Seine Königliche Hoheit der Großherzog haben Sich unter dem 15. Dezember d.J. (1917) gnädigst bewogen gefunden, die Silberne Verdienstmedaille am Bande der  Militärischen Karl-Friedrich-Verdienstmedaille zu verleihen. Hiervon setzte die Großherzogliche Ordens-Kanzlei in Karlsruhe am 16. Dezember 1917 die 52. Infanterie-Division  im Felde unter Bezug auf deren mit Schreiben vom 24. Oktober 1917 an den Generaladjutanten eingereichten Vorschlagsliste  in Kenntnis - gegen Empfangsbestätigung.

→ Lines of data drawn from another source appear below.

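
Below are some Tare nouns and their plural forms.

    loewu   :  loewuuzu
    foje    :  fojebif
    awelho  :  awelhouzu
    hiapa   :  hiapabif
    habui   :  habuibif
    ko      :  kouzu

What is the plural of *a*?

abif

Looking at the last vowel of each stem: -uzu when the last vowel of the stem is a rounded vowel (*loewu*, *awelho*, *ko*); -bif when the last vowel of the stem is an unrounded vowel (*foje*, *hiapa*, *habui*).
Since the last vowel of *a* is /a/ (an unrounded vowel), it takes -bif, giving *abif*.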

Aber schon am 21. November 1917 hatte der Generaladjutant Seiner Königlichen Hoheit des Großherzogs von Baden in einem Vermerk beklagt, dass es auffallend und nicht voll gerechtfertigt sei, dass die Regimenter in einer Eingabe so zahlreiche Nichtbadener namhaft gemacht hätten, dass die Zahlen beim Infanterie-Regiment 111 selbst nach Abzug der in den letzten Kämpfen gefallenen und vermissten Mannschaften noch 20,5 Prozent betragen, bei Infanterie-Regiment 169 sogar 36,5 Prozent und bei Infanterie-Regiment 170 noch 31 Prozent. Er habe deshalb verschiedene Nichtbadener heute nicht befürwortet, deren Dekorierung evenetuell einem späteren Zeitpunkt, wenn sie wieder eingegeben werden, überlassen werden müsse, steht in dem Dokument, gerichtet an das Großherzoglich geheime Kabinett in Karlsruhe i.B.. Schriftstücke, die heute im Generallandesarchiv Karlsruhe lagern. (GLA Karlsruhe  456 C Nr. 1984)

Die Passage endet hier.